Just compute the flux vectors using their definitions - you have p, u, and rho. Or are you talking about the derivatives of the flux vectors? In that case compute the derivatives in computational space and use the metrics to transform to physical space, i.e.

d()/dx = d()/dxi*(dxi/dx) Chain rule where xi is the appropriate metric term(s).

I mean the equation for converting flux vector F from physical to computational domain is:

F_comp = JF_phy*d(zeta)dx + JG_phy*d(zeta)/dy

So how what is the equation for vice versa? F_comp to F_phy?

If you can compute the fluxes directly in the physical domain given the q-variables then why do you need it? To derive it you will need to write the flux transformation for each of the computational fluxes and then solve simultaneously. This entails inverting the the matrix composed of the metric terms. The math is not particularly difficult but is tedious. I don't know of a good reference right off the top of my head, because the inverse transformation is rarely (never) used.
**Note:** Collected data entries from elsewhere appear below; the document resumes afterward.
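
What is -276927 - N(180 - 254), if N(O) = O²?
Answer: -282403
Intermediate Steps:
-276927 - N(180 - 254) = -276927 - (180 - 254)² = -276927 - 1*(-74)² = -276927 - 1*5476 = -276927 - 5476 = -282403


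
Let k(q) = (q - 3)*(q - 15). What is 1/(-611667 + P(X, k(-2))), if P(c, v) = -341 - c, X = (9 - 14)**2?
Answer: -1/612033 ≈ -1.6339e-6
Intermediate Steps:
X = 25 (X = (-5)**2 = 25)
k(q) = (-15 + q)*(-3 + q) (k(q) = (-3 + q)*(-15 + q) = (-15 + q)*(-3 + q))
1/(-611667 + P(X, k(-2))) = 1/(-611667 + (-341 - 1*25)) = 1/(-611667 + (-341 - 25)) = 1/(-611667 - 366) = 1/(-612033) = -1/612033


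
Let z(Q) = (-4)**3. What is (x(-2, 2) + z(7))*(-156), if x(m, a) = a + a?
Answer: 9360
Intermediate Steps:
x(m, a) = 2*a
z(Q) = -64
(x(-2, 2) + z(7))*(-156) = (2*2 - 64)*(-156) = (4 - 64)*(-156) = -60*(-156) = 9360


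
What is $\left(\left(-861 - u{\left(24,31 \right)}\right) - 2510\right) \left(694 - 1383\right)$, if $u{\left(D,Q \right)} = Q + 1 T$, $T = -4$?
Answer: $2341222$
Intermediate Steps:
$u{\left(D,Q \right)} = -4 + Q$ ($u{\left(D,Q \right)} = Q + 1 \left(-4\right) = Q - 4 = -4 + Q$)
$\left(\left(-861 - u{\left(24,31 \right)}\right) - 2510\right) \left(694 - 1383\right) = \left(\left(-861 - \left(-4 + 31\right)\right) - 2510\right) \left(694 - 1383\right) = \left(\left(-861 - 27\right) - 2510\right) \left(-689\right) = \left(-888 - 2510\right) \left(-689\right) = \left(-3398\right) \left(-689\right) = 2341222$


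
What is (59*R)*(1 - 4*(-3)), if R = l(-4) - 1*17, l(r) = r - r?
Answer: -13039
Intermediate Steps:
l(r) = 0
R = -17 (R = 0 - 1*17 = 0 - 17 = -17)
(59*R)*(1 - 4*(-3)) = (59*(-17))*(1 - 4*(-3)) = -1003*(1 + 12) = -1003*13 = -13039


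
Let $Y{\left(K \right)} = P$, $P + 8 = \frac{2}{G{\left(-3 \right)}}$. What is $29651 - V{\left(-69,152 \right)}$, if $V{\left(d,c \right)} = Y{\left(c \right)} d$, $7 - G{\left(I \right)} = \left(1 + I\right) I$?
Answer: $29237$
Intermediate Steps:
$G{\left(I \right)} = 7 - I \left(1 + I\right)$ ($G{\left(I \right)} = 7 - \left(1 + I\right) I = 7 - I \left(1 + I\right)$)
$P = -6$ ($P = -8 + \frac{2}{7 - -3 - \left(-3\right)^{2}} = -8 + \frac{2}{7 + 3 - 9} = -8 + \frac{2}{1} = -8 + 2 \cdot 1 = -8 + 2 = -6$)
$Y{\left(K \right)} = -6$
$V{\left(d,c \right)} = - 6 d$
$29651 - V{\left(-69,152 \right)} = 29651 - \left(-6\right) \left(-69\right) = 29651 - 414 = 29237$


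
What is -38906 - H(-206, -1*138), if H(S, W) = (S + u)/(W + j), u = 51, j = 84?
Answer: -2101079/54 ≈ -38909.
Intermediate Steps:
H(S, W) = (51 + S)/(84 + W) (H(S, W) = (S + 51)/(W + 84) = (51 + S)/(84 + W))
-38906 - H(-206, -1*138) = -38906 - (51 - 206)/(84 - 1*138) = -38906 - (-155)/(84 - 138) = -38906 - (-155)/(-54) = -38906 - (-1)*(-155)/54 = -38906 - 1*155/54 = -38906 - 155/54 = -2101079/54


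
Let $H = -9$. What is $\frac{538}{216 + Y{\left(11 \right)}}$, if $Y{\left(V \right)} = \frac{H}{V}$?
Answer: $\frac{5918}{2367} \approx 2.5002$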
The physical flux vectors are directly available once the q-vector is computed.

You mean just do all calculations in the physical domain with varying grid spaces rather than converting the fluxes onto a rectangular computational grid and then transforming them back into physical space?.

I'm assuming you are using structured grids.If not discard this note.

You can solve the system of equations in orthogonal curvilinear form or curvilinear form.In the first case the velocity components in the computational space are the transformed velocity components.But in the case of curvilinear form the velocity components are cartesian components and you transform only the derivatives

df/dx=df/dx1*dx1/dx+df/dx2*dx2/dx

Anderson et. al (computational fluid mechanics and heat transfer)discusses this point in chapter 5.

If your grid is orthogonal,use the orthogonal curvilinear form (measure the deviation of g12),if not use the general curvilinear form.

So the values of the flux vectors when using the general coordinate system dQ/d(tau) + dF/d(zeta) + dG/d(eta) are the same in both computational and Cartesian space?

In a generalized coordinate,you do not look at them as vectors but like each is a scalar ( Ex, FX etc.)